One of the things the characters are having to grapple with at the moment is whether folk history/oral history is as valid as the written down variety.
In my research I came across this lovely quotation from Gore Vidal
‘Since I have been written about, perhaps, a bit more than most historians, I am not as impressed as they are by what I see in print, no matter how old and yellow the cutting.’
Yes, quite. I think I’ve mentioned here before that things look far more official when in print so I would have to agree with Mr Vidal. But why is this? The phenomenon of the apparent trustworthiness of print, I mean, not my agreement with GV. Is it a hang-over from the time when simply to be able to write things down meant that one was educated and therefore entitled to speak with authority? Or do we generally find the things we believe in print to be mostly true and therefore believe it all on balance?
I’ve had the odd brush with the press myself in a previous life (more of that at some future date, maybe) and know, to my cost, that what is written is not always objective or truthful. The story is all and facts take second place.

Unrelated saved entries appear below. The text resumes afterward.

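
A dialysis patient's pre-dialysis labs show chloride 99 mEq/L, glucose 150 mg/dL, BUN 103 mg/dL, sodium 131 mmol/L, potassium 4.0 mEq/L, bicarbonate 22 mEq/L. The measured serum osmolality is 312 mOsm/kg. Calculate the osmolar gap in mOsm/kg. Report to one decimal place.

4.9 mOsm/kg

Calculated osmolality = 2·Na + glucose/18 + BUN/2.8
= 2·131 + 150/18 + 103/2.8
= 262 + 8.33 + 36.79
= 307.12 mOsm/kg ≈ 307.1 mOsm/kg
Osmolar gap = measured − calculated = 312 − 307.1 = 4.9 mOsm/kg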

But is oral history – interviewing people who took part in events – or fok history – the stories which have come down to us by word-of-mouth about those events - any better?
It seems to me that cold, hard, literal truth (if such a thing exists) is nearly always pushed into second place by the need to tell an engaging story. Newspapers will alter facts if they think this fits their story better and I’m sure documentary makers do the same. Otherwise the cutting floor would not be littered with dozens of hours of footage and we would be watching very lengthy television programmes.

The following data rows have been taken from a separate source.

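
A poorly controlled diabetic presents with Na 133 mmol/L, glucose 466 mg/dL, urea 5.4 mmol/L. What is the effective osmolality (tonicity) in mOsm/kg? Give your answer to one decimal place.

291.9 mOsm/kg

Effective osmolality excludes urea (freely permeant across cell membranes):
2·Na + glucose/18
= 2·133 + 466/18
= 266 + 25.89
= 291.89 mOsm/kg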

Folklore may, possibly, do this cutting and colouring less consciously but only those elements which contribute to the thrust of the story will be left in, details which go against the grain will, either from the beginning or over time, be winnowed out. I guess that’s why folk tales from the same country can look quite different in separate regions as the tellers have adapted the tale to their own local agenda.
Inevitably, I’m doing the same in my book. Obviously, I have a particular view of what it must have been like to participate in the Rebecca Riots and I am, in all probability, ignoring facts which don’t chime in with that. At the very least, I will be chosing to tell those bits of the story of the riots which fit in with my views and the way my characters perceive events. If I had no view, it would be an indication that I have absolutely no interest in the events and there would be no point in spending all this time writing a book about it.

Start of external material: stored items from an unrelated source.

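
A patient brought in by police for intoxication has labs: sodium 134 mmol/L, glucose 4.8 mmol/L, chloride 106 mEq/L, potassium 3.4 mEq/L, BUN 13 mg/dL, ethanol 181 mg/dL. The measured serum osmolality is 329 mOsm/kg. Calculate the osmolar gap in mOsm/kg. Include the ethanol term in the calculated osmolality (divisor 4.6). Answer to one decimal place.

12.2 mOsm/kg

Calculated osmolality = 2·Na + glucose + BUN/2.8 + ethanol/4.6
= 2·134 + 4.8 + 13/2.8 + 181/4.6
= 268 + 4.80 + 4.64 + 39.35
= 316.79 mOsm/kg ≈ 316.8 mOsm/kg
Osmolar gap = measured − calculated = 329 − 316.8 = 12.2 mOsm/kg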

Some people might say that that makes my book – possibly all historical fiction – a less valid enterprise than writing a textbook. But, aside from the fact that the motivation for writing a novel is very different from that which inspires non-fiction, haven't we all read historical fiction which has catapulted us lock, stock and barrel into a different time period, immersed us totally in the way of life and ways of thinking of the time in a way which a non-fiction book, however brilliant, never could . As I write, I’m thinking of Lindsey Davis’s books starring Roman 'private informer' (and sometime spy) Marcus Didius Falco. I’m fascinated by the Romans and have read numerous books about them but none brought them to life and made me feel that I knew how they ticked like Falco’s exploits. You can hear, see, taste, touch ancient Rome. And, what’s more, it’s quite clear from Lindsey Davis’s take on the Romans that human nature doesn’t change. Or, at least, Lindsey Davis doesn’t think it does!
Fiction isn’t just about facts (the clue’s in the word, folks) it’s about how people interact with the events they are caught up in, how they feel about them, how they perceive them, how they remember them, how those events change their lives. And, I’m assuming, that’s what folklore represents. Not just what happened but how what happened shaped the people to whom it happened.
The debate between narrative history and ‘respectable’ history is not academic in the book I’m working on. Which side wins the argument will determine how the book proceeds, whether a dream flourishes or dies, but it’s been interesting to think about the whole issue and to come to the conclusion that, whichever version you prefer, all history is story, whether we recognise it as such or not.
1 comment:
Historical fiction is subjected to kinds of scrutiny other fiction is never given. I've never quite understood why.
Someone once wrote a letter to Patrick O'Brian complaining that one of his characters used the word "cologne" when the first record of it in English was a decade alter than the setting of the story. O'Brian retorted that the first date the word was ever written down didn't mean that no one ever uttered the word before that. There's you power of print at work again.
I laugh at how many words Shakespeare is cretied with "inventing" because our first written record of them is in his plays. And maybe he did invent them. But I think it's more likely that he was the first person to write them down in a form that also happened to survive.
Good luck with the Rebecca Riots. It sounds fascinating.